Back to work this morning, so let's get caught up on these del.icio.us tags from the past four days.
From Friday —
David Armano at Logic + Emotion responds to Steve Rubel's recent assertion that the differentiation between social media and mainstream media is gone -- or on its way out. I'm glad Armano did because apparently I was too busy eating holiday fruitcake to do so myself -- until now. As far as I'm concerned, not only is the differentiation still very clear, it should be sustained.

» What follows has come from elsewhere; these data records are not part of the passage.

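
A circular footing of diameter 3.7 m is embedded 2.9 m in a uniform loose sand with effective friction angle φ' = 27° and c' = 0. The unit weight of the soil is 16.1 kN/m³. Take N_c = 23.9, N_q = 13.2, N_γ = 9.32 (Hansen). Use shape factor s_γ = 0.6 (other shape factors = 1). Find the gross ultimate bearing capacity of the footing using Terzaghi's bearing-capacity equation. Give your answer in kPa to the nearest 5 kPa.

q_ult ≈ 785 kPa

Effective surcharge at the founding depth q = γ·D_f = 16.1 × 2.9 = 46.69 kPa.
q_ult = q·N_q + 0.5·γ·B·N_γ·s_γ
     = 46.69 × 13.2 + 0.5 × 16.1 × 3.7 × 9.32 × 0.6
     = 616.31 + 166.56 = 782.87 kPa.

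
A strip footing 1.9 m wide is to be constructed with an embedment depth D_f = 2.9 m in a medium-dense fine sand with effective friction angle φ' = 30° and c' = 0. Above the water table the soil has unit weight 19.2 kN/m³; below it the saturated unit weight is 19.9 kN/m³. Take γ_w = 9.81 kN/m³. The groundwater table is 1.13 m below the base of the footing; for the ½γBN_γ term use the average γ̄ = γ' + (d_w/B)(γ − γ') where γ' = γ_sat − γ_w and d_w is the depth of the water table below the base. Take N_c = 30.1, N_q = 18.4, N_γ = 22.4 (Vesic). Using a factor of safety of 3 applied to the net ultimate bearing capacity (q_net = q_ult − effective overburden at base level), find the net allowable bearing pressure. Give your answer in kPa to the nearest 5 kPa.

q = γ·D_f = 19.2 × 2.9 = 55.68 kPa.
γ' = 10.09 kN/m³; averaging over the depth B below the base, γ̄ = γ' + (d_w/B)(γ − γ') = 15.508 kN/m³.
q·N_q = 55.68 × 18.4 = 1024.5 kPa
0.5·γ·B·N_γ = 0.5 × 15.508 × 1.9 × 22.4 = 330.01 kPa
q_ult = 1024.5 + 330.01 = 1354.5 kPa.
Net ultimate: q_net = 1354.5 − 55.68 = 1298.8 kPa.
q_all(net) = 1298.8 / 3 = 432.95 kPa.

q_all(net) ≈ 435 kPa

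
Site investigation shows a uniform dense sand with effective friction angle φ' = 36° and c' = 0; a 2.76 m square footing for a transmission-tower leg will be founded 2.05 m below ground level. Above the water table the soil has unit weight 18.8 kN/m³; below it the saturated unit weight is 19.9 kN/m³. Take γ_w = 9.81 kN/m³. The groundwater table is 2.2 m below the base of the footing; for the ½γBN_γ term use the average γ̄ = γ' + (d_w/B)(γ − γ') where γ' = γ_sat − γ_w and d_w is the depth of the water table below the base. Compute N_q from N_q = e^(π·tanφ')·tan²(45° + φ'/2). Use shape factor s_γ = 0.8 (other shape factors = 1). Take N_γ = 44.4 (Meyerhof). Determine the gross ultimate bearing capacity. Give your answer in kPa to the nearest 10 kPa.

q_ult ≈ 2290 kPa

tan36° = 0.7265, so N_q = e^(π×0.7265)·tan²(63°) = 9.801 × 3.852 = 37.75.
Effective surcharge at the founding depth q = γ·D_f = 18.8 × 2.05 = 38.54 kPa.
With d_w = 2.2 m < B, γ̄ = 10.09 + (2.2/2.76) × (18.8 − 10.09) = 17.033 kN/m³.
q_ult = q·N_q + 0.5·γ·B·N_γ·s_γ
     = 38.54 × 37.752 + 0.5 × 17.033 × 2.76 × 44.4 × 0.8
     = 1455 + 834.9 = 2289.9 kPa.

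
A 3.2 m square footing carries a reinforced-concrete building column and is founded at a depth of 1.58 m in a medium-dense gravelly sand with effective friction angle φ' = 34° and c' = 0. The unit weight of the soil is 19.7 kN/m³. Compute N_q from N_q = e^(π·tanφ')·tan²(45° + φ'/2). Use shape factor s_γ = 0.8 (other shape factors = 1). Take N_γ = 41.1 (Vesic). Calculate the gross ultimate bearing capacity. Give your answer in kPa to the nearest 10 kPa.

tan34° = 0.6745, so N_q = e^(π×0.6745)·tan²(62°) = 8.323 × 3.537 = 29.44.
Overburden at base level: q = 19.7 × 1.58 = 31.126 kPa.
Surcharge term q·N_q = 31.126 × 29.44 = 916.34 kPa; self-weight term 0.5·γ·B·N_γ·s_γ = 0.5 × 19.7 × 3.2 × 41.1 × 0.8 = 1036.4 kPa.
q_ult = 916.34 + 1036.4 = 1952.7 kPa.

q_ult ≈ 1950 kPa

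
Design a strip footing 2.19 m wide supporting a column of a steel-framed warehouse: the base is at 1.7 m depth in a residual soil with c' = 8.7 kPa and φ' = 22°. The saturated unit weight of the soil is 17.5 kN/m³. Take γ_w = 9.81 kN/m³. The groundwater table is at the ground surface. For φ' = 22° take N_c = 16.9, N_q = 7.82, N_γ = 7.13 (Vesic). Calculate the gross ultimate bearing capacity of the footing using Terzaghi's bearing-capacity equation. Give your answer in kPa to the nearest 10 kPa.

q_ult ≈ 310 kPa

With the water table at the surface the whole profile is submerged: γ' = 17.5 − 9.81 = 7.69 kN/m³, so q = γ'·D_f = 13.073 kPa; the same γ' applies in the ½γBN_γ term.
q_ult = c·N_c + q·N_q + 0.5·γ·B·N_γ
     = 8.7 × 16.9 + 13.073 × 7.82 + 0.5 × 7.69 × 2.19 × 7.13
     = 147.03 + 102.23 + 60.039 = 309.3 kPa.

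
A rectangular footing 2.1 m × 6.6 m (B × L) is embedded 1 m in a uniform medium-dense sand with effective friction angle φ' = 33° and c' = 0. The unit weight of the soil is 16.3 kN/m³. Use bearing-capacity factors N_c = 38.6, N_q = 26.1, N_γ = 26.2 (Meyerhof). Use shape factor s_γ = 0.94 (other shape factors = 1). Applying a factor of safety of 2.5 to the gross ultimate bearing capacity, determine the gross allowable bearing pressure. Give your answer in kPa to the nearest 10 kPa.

Effective surcharge at the founding depth q = γ·D_f = 16.3 × 1 = 16.3 kPa.
q_ult = q·N_q + 0.5·γ·B·N_γ·s_γ
     = 16.3 × 26.1 + 0.5 × 16.3 × 2.1 × 26.2 × 0.94
     = 425.43 + 421.51 = 846.94 kPa.
q_all = q_ult / FS = 846.94 / 2.5 = 338.78 kPa.

q_all ≈ 340 kPa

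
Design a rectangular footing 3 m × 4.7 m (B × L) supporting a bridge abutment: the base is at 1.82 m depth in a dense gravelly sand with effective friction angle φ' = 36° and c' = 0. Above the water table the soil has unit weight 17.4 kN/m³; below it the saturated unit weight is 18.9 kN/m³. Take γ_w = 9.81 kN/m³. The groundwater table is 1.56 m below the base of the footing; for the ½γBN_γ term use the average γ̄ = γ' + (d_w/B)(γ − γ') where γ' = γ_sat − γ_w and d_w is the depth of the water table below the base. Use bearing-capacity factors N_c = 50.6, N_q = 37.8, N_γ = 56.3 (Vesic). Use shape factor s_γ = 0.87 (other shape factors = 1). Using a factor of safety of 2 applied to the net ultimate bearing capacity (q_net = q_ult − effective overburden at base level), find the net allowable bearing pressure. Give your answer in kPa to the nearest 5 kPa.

Overburden at base level: q = 17.4 × 1.82 = 31.668 kPa.
The water table is 1.56 m below the base (< B = 3 m), so the ½γBN_γ term uses γ̄ = γ' + (d_w/B)(γ − γ') = 9.09 + (1.56/3)(17.4 − 9.09) = 13.411 kN/m³.
Surcharge term q·N_q = 31.668 × 37.8 = 1197.1 kPa; self-weight term 0.5·γ·B·N_γ·s_γ = 0.5 × 13.411 × 3 × 56.3 × 0.87 = 985.34 kPa.
q_ult = 1197.1 + 985.34 = 2182.4 kPa.
Net ultimate: q_net = 2182.4 − 31.668 = 2150.7 kPa.
q_all(net) = 2150.7 / 2 = 1075.4 kPa.

q_all(net) ≈ 1075 kPa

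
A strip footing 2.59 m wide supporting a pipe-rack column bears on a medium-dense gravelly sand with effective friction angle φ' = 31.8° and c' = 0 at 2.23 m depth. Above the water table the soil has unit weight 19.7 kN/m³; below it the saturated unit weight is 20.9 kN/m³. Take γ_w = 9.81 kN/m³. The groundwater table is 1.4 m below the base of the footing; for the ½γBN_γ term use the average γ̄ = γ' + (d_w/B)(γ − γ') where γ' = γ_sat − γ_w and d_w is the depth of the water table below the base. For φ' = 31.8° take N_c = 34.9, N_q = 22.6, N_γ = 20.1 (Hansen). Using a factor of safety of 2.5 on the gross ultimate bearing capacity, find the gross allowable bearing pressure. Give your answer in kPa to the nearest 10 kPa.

q = γ·D_f = 19.7 × 2.23 = 43.931 kPa.
γ' = 11.09 kN/m³; averaging over the depth B below the base, γ̄ = γ' + (d_w/B)(γ − γ') = 15.744 kN/m³.
q·N_q = 43.931 × 22.6 = 992.84 kPa
0.5·γ·B·N_γ = 0.5 × 15.744 × 2.59 × 20.1 = 409.81 kPa
q_ult = 992.84 + 409.81 = 1402.7 kPa.
q_all = 1402.7 / 2.5 = 561.06 kPa.

q_all ≈ 560 kPa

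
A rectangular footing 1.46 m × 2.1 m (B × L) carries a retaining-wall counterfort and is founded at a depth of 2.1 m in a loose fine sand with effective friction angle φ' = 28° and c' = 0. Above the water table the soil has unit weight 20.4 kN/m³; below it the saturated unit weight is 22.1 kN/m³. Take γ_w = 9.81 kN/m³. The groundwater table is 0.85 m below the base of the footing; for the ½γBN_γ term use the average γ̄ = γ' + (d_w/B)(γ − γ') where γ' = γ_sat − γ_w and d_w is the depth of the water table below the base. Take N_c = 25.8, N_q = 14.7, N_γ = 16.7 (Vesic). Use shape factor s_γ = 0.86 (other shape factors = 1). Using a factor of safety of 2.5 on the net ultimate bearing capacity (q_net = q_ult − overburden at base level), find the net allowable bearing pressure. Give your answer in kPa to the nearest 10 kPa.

q_all(net) ≈ 310 kPa

q = γ·D_f = 20.4 × 2.1 = 42.84 kPa.
γ' = 12.29 kN/m³; averaging over the depth B below the base, γ̄ = γ' + (d_w/B)(γ − γ') = 17.012 kN/m³.
q·N_q = 42.84 × 14.7 = 629.75 kPa
0.5·γ·B·N_γ·s_γ = 0.5 × 17.012 × 1.46 × 16.7 × 0.86 = 178.35 kPa
q_ult = 629.75 + 178.35 = 808.1 kPa.
q_net = 808.1 − 42.84 = 765.26 kPa.
q_all(net) = 765.26 / 2.5 = 306.1 kPa.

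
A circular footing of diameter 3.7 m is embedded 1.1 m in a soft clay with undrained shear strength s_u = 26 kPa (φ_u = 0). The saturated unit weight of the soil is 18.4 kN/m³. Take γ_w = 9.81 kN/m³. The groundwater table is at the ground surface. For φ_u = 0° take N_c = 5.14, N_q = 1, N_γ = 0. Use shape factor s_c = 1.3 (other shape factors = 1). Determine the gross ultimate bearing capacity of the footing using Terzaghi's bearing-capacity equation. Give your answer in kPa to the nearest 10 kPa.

q_ult ≈ 180 kPa

With the water table at the surface the whole profile is submerged: γ' = 18.4 − 9.81 = 8.59 kN/m³, so q = γ'·D_f = 9.449 kPa.
q_ult = c·N_c·s_c + q·N_q
     = 26 × 5.14 × 1.3 + 9.449 × 1
     = 173.73 + 9.449 = 183.18 kPa.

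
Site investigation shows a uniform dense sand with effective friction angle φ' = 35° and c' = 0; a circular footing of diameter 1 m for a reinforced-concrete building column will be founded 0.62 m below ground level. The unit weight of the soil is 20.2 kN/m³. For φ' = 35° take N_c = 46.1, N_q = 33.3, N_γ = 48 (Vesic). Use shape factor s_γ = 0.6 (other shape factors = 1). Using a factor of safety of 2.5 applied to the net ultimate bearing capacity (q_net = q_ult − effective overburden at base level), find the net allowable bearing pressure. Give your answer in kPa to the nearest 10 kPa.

q_all(net) ≈ 280 kPa

Effective surcharge at the founding depth q = γ·D_f = 20.2 × 0.62 = 12.524 kPa.
q_ult = q·N_q + 0.5·γ·B·N_γ·s_γ
     = 12.524 × 33.3 + 0.5 × 20.2 × 1 × 48 × 0.6
     = 417.05 + 290.88 = 707.93 kPa.
Net ultimate: q_net = 707.93 − 12.524 = 695.41 kPa.
q_all(net) = 695.41 / 2.5 = 278.16 kPa.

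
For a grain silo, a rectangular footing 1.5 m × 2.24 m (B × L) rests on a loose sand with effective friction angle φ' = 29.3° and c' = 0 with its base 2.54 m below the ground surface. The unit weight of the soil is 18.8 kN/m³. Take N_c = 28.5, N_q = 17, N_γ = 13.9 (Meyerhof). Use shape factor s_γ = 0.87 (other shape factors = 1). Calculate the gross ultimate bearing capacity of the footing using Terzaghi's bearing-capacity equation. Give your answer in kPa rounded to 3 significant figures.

q = γ·D_f = 18.8 × 2.54 = 47.752 kPa.
q·N_q = 47.752 × 17 = 811.78 kPa
0.5·γ·B·N_γ·s_γ = 0.5 × 18.8 × 1.5 × 13.9 × 0.87 = 170.51 kPa
q_ult = 811.78 + 170.51 = 982.3 kPa.

q_ult ≈ 982 kPa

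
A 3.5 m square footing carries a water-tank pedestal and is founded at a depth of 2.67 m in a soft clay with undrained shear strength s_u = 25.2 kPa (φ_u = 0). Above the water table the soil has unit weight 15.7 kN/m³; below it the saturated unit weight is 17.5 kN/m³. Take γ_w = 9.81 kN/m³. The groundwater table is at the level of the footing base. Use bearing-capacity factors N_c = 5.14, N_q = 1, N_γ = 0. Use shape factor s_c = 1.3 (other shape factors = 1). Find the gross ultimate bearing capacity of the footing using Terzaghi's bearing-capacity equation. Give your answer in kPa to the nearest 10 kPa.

q = γ·D_f = 15.7 × 2.67 = 41.919 kPa.
c·N_c·s_c = 25.2 × 5.14 × 1.3 = 168.39 kPa
q·N_q = 41.919 × 1 = 41.919 kPa
q_ult = 168.39 + 41.919 = 210.31 kPa.

q_ult ≈ 210 kPa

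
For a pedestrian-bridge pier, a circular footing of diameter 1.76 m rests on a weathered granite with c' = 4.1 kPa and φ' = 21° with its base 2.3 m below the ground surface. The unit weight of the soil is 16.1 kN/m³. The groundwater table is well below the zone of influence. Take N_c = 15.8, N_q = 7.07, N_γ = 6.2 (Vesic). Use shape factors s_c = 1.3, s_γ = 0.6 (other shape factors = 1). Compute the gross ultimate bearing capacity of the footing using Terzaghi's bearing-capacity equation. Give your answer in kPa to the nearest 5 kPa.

Effective surcharge at the founding depth q = γ·D_f = 16.1 × 2.3 = 37.03 kPa.
q_ult = c·N_c·s_c + q·N_q + 0.5·γ·B·N_γ·s_γ
     = 4.1 × 15.8 × 1.3 + 37.03 × 7.07 + 0.5 × 16.1 × 1.76 × 6.2 × 0.6
     = 84.214 + 261.8 + 52.705 = 398.72 kPa.

q_ult ≈ 400 kPa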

One of Armano's points specifically resonates with me. He argues that, while MSM may be using some of the same tools (i.e., Brian Williams blogs), that doesn't make it social media. Social media may facilitated by tools, but it's not about the tools (despite Wikipedia's definition, which Rubel cites).
As far as I am concerned, social media defines a process or an experience or even a positioning that NEEDS to be defined in contrast to mainstream media. It's about turning up the volume on citizens and providing them with the opportunity to be engaged (in the old school -- non-marketing/PR -- use of the term) in the democratic process.
In other words, Brian Williams could start podcasting from his bedroom, but it would be because someone in the marketing division at NBC thought it would appeal to the elusive 18-24 year old demographic, not because he felt the urge to be heard -- and to participate.
The magic of social media is that it is amplifying voices that may not otherwise be heard. It does not put us all on equal footing, but it does lead those in the mainstream -- corporations, politicians, the media -- to be held more accountable.
It is not that the differentiation between social media and mainstream media no longer exists. Instead, an alternative view would be that -- as the voices of those on the "A-list" start getting louder/heard by more people -- they have simply crossed over the line to mainstream.
We'll miss them, but there will always be more voices that need to be heard.
A side note that occurred to me while writing this, I long for the day when the MSM can be bothered to actually cite blogs specifically -- "as was said by so and so on Daily Kos on Tuesday" -- versus the idiotic, "according to the liberal blogosphere" or "on the blogs, they're saying".
A few others --
- Speaking of mainstream versus social media, Rich Miller (at the Chicago Sun-Times) is getting tired of the political mainstream media's coverage of online political media, whether it's their sweeping generalizations, out and out sloppy reporting of the facts or their dismissal of the relevance of social media to the political process. (Comes via the folks at Echo Ditto, who know damn well about the relevance of social media to the political process, thank you very much.)
- The number of Internet users in China has grown by 30 percent in the past year.
- Taylor Marsh at The Huffington Post thinks we've all gotten just a bit too cynical, as judged by some of the knee-jerk responses to John Edwards' decision to announce his candidacy from the 9th Ward in New Orleans.
- Lee Odden at Online Marketing Blog has some smart ideas for using blogs for online media rooms to increase search engine visibility and for "the added bonus of visibility via blog or RSS channels".
- The Huffington Post has taken over NewsRanker from Eat the Press and added functionality.
- Steve Garfield has some tips for John Edwards' next meeting with bloggers. John, let him let you touch his video camera. You'll like it, I assure you.
- I used Wikiquote when I wrote a post about my favorite film, Badlands, over at my other blog. By the way, starting a second blog was a bad idea . . . I'm looking for my voice over there if you have any thoughts.
- Joe Trippi explains the distinction between transformational and transactional candidates. It's the difference between saying, "Look at what I can do," and "Look at what you can do -- or WE can do together". Is John Edwards 2008's "transformational" candidate?
- Also over at MyDD, Mike Connery has some advice for Democrats who might be getting a little smug about polls that show that young voters are voting for their candidates. My favorite idea is one that marries the high level of community participation among young people with party identification. According to Connery, Democrats Work organizes young people to do service work AS DEMOCRATS. In addition to, as Connery says, building a reputation for the party, what I like is that the initiative communicates to young people that their ideals about life in their community are the foundation upon which the party was built.
- There's a great deal of hype (judging by the number of other people who have tagged the site) about The Hype Machine. Thanks to the folks at PSFK for the heads up. Find new music by tracking what music is being talked about among bloggers.
- Also from PSFK, Oxfam recently criticized Starbucks for their treatment of Ethiopian coffee farmers, producing a video of a day of protests (December 16) and posting it on YouTube. Starbucks did something oh so obvious, yet brilliant nevertheless. They made their own damn video (nothing fancy, just are response to the criticism) and posted IT on YouTube so that their story could be heard as well. Crisis management 101 -- fill the void and make sure your side of the story is heard. But, in this case, Starbucks also made sure that their story was heard where it needed to be heard — by the people who are watching the Oxfam video.